Unlike Yasunori Oshima, who is finishing a lackluster three-year term as Fighters manager, the 39-year-old Hillman has made his name as a manager.

After a three-year stint as a minor-league infielder, Hillman became a scout for the Cleveland Indians in 1988. The following season, he signed on with the New York Yankees to be a minor-league coach and in 1990 he took the helm of the organization’s Class-A affiliate in Oneota, N.Y.

Over the course of his 12-year managing career, Hillman worked his way up the Yankees minor-league system, compiling a 855-761 record and reaching the postseason four times. It was during this period that Hillman and the Fighters, who had a working agreement with the Yankees prior to this season, first crossed paths.

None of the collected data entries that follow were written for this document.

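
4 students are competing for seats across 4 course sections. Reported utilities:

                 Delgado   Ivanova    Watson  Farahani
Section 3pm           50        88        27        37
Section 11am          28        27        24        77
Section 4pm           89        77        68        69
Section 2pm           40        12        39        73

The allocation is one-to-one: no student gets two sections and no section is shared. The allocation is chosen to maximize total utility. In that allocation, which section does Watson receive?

Watson receives Section 2pm.

Optimal: Delgado→Section 4pm (89 points), Ivanova→Section 3pm (88 points), Watson→Section 2pm (39 points), Farahani→Section 11am (77 points) — total 89+88+39+77 = 293 points.
Next-best assignment: Delgado→Section 4pm, Ivanova→Section 3pm, Watson→Section 11am, Farahani→Section 2pm = 274 points.
Swapping Delgado↔Watson (Delgado→Section 2pm 40 points, Watson→Section 4pm 68 points) loses 20.
Watson's own top section is Section 4pm (68 points), but forcing Watson→Section 4pm and reassigning the rest optimally gives only 273 points — worse by 20.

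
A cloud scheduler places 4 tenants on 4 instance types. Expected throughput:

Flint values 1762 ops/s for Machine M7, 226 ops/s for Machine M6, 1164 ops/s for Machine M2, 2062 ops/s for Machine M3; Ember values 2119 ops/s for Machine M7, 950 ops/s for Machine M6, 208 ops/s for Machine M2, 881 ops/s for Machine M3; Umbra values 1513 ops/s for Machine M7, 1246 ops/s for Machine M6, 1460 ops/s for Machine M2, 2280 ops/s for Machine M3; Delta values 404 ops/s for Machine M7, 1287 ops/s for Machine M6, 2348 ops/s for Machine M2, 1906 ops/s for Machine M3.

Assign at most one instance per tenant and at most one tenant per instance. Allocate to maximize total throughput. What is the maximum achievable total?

Maximum total: 7775 ops/s

This is the linear assignment problem.
Optimal: Flint→Machine M3 (2062 ops/s), Ember→Machine M7 (2119 ops/s), Umbra→Machine M6 (1246 ops/s), Delta→Machine M2 (2348 ops/s) — total 2062+2119+1246+2348 = 7775 ops/s.
Row-greedy (each tenant in turn takes its best remaining instance) gives 6928 ops/s, worse by 847.
Next-best assignment: Flint→Machine M7, Ember→Machine M6, Umbra→Machine M3, Delta→Machine M2 = 7340 ops/s.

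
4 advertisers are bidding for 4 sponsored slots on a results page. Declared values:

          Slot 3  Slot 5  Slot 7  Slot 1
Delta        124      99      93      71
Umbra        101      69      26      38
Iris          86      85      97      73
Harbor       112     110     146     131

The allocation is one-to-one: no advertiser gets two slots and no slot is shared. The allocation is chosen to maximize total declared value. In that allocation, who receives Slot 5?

Delta receives Slot 5.

Optimal: Delta→Slot 5 ($99), Umbra→Slot 3 ($101), Iris→Slot 7 ($97), Harbor→Slot 1 ($131) — total 99+101+97+131 = $428.
Row-greedy (each advertiser in turn takes its best remaining slot) gives $421, worse by 7.
Next-best assignment: Delta→Slot 3, Umbra→Slot 5, Iris→Slot 7, Harbor→Slot 1 = $421.
Delta's own top slot is Slot 3 ($124), but forcing Delta→Slot 3 and reassigning the rest optimally gives only $421 — worse by 7.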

Hillman was twice picked as Baseball America’s top managerial prospect and in 2000 he was named the Triple-A Manager of the Year while in Columbus, Ohio.

This season, Hillman moved into the Rangers’ front office, where he oversees the club’s minor league organization and helps make personnel decisions regarding coaching staffs and player transactions.

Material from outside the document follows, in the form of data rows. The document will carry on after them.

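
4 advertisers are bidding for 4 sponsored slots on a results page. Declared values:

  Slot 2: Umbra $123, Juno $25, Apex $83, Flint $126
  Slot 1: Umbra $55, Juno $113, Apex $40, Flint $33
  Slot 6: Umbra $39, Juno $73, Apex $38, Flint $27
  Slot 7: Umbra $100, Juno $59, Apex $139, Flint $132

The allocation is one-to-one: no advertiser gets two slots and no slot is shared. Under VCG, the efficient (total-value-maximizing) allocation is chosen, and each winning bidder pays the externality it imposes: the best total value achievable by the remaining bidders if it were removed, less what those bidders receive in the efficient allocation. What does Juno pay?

Juno pays $16.

Efficient allocation: Umbra→Slot 6 ($39), Juno→Slot 1 ($113), Apex→Slot 7 ($139), Flint→Slot 2 ($126); total welfare W = $417.
Juno receives Slot 1 at value $113, so the others get W − 113 = $304.
Without Juno: best allocation of the remaining 3 bidders over all 4 slots is Umbra→Slot 1 ($55), Apex→Slot 7 ($139), Flint→Slot 2 ($126), total $320.
VCG payment = (others' best without Juno) − (others' welfare with Juno) = 320 − 304 = $16.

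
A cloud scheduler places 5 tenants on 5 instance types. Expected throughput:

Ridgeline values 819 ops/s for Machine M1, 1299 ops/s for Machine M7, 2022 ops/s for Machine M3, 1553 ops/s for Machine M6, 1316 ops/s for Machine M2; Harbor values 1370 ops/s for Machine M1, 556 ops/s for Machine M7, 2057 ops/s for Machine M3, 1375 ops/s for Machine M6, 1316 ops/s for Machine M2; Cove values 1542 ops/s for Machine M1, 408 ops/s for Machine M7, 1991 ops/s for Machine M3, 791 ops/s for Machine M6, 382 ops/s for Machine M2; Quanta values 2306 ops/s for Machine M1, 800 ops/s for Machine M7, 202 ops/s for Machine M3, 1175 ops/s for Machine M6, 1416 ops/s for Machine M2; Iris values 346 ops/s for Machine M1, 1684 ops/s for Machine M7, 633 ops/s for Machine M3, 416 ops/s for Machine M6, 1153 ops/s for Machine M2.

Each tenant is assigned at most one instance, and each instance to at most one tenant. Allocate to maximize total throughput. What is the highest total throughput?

Max total: 8850 ops/s

This is the linear assignment problem.
Optimal: Ridgeline→Machine M6 (1553 ops/s), Harbor→Machine M2 (1316 ops/s), Cove→Machine M3 (1991 ops/s), Quanta→Machine M1 (2306 ops/s), Iris→Machine M7 (1684 ops/s) — total 1553+1316+1991+2306+1684 = 8850 ops/s.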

Hillman appears to be a man in demand.

The Fort Worth (Texas) Star-Telegram reported Wednesday that he was one of the leading candidates to become the next manager of the Texas Rangers, despite having a “tentative agreement” to manage the Fighters next year.

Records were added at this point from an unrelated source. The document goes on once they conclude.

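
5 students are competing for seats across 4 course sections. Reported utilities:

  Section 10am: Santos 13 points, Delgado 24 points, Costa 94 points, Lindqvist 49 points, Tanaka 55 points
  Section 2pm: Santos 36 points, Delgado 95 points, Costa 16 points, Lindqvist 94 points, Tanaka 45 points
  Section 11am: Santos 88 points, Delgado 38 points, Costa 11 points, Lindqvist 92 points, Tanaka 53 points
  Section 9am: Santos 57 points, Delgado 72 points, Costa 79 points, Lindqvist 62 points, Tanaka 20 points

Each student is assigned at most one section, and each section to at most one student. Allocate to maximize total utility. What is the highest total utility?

This is the linear assignment problem.
Optimal: Costa→Section 10am (94 points), Lindqvist→Section 2pm (94 points), Santos→Section 11am (88 points), Delgado→Section 9am (72 points) — total 94+94+88+72 = 348 points.
Column-greedy (each section in turn goes to its best remaining student) gives 338 points, worse by 10.
Next-best assignment: Costa→Section 10am, Delgado→Section 2pm, Santos→Section 11am, Lindqvist→Section 9am = 339 points.
Swapping Delgado↔Costa (Delgado→Section 10am 24 points, Costa→Section 9am 79 points) loses 63.

Maximum total: 348 points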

Hillman could not be reached for comment by The Japan Times.

On paper, he would seem the perfect man to turn things around for Nippon Ham, a team with a serious image problem and a roster that often performs below expectations.

Not so, according to one expert on Japanese baseball.

“Teams are always saying they want to change things,” said Robert Whiting, author of two highly acclaimed books on Japanese baseball, The Chrysanthemum and the Bat and You Gotta Have Wa.

“I’ve been listening to things like that for the past 40 years and then when the gaijin actually does shake things up, they don’t like him changing the way Japanese do things and it causes trouble and he’s out.

“That’s why Valentine left, that’s why (American umpire Mike) DiMuro left and it will probably be why this guy Hillman leaves after a year or two. I’ve seen it happen too many times.”

Indeed, foreign managers have had mixed results in Japan. Lutz, hired to lead the Hiroshima Carp in 1975, resigned in frustration after just 15 games.

Four years later, Blasingame began a year-and-a-half stint at the helm of the Hanshin Tigers only to quit when he felt the team had pulled the rug out from under him.

Valentine took over the Chiba Lotte Marines in 1995 and led them to their only winning record in the last 17 years. He was sacked at the end of the season because, according to then-general manager Tatsuro Hirooka, he failed to win a pennant.

Only Yonamine, who led the Chunichi Dragons to a pennant in 1974 and was later inducted into Japan’s Hall of Fame, stands out as an unblemished success story.

Of course, having played in Japan 12 years and being able to speak the language no doubt helped Yonamine avoid many of the traps awaiting other foreign managers and coaches.

One problem for foreign managers is image. One of the first things Valentine and the others did upon taking the helm was to cut back on practices and give their players some rest.

It was a popular move among some players. One reason so many of Japan’s top stars have decided to play abroad is to avoid lengthy and pointless practices.

And there was sound reasoning behind the moves since overworked players are more prone to injury.

Most Japanese coaches believe, however, that the more players work out, the stronger they become and the more resistant they are to injuries.

“The coaches are gonna get a lot of flak from their counterparts on other teams,” said Whiting. “Their colleagues are gonna say, ‘I see you guys left at one o’clock yesterday — nice soft life you have over there.’

“Let’s say they start spring camp next year and Hillman lets everyone leave at one o’clock. Do you realize how quickly the press will criticize him? And what if they lose their first two or three exhibition games? Then the heat’s really going to be on him.”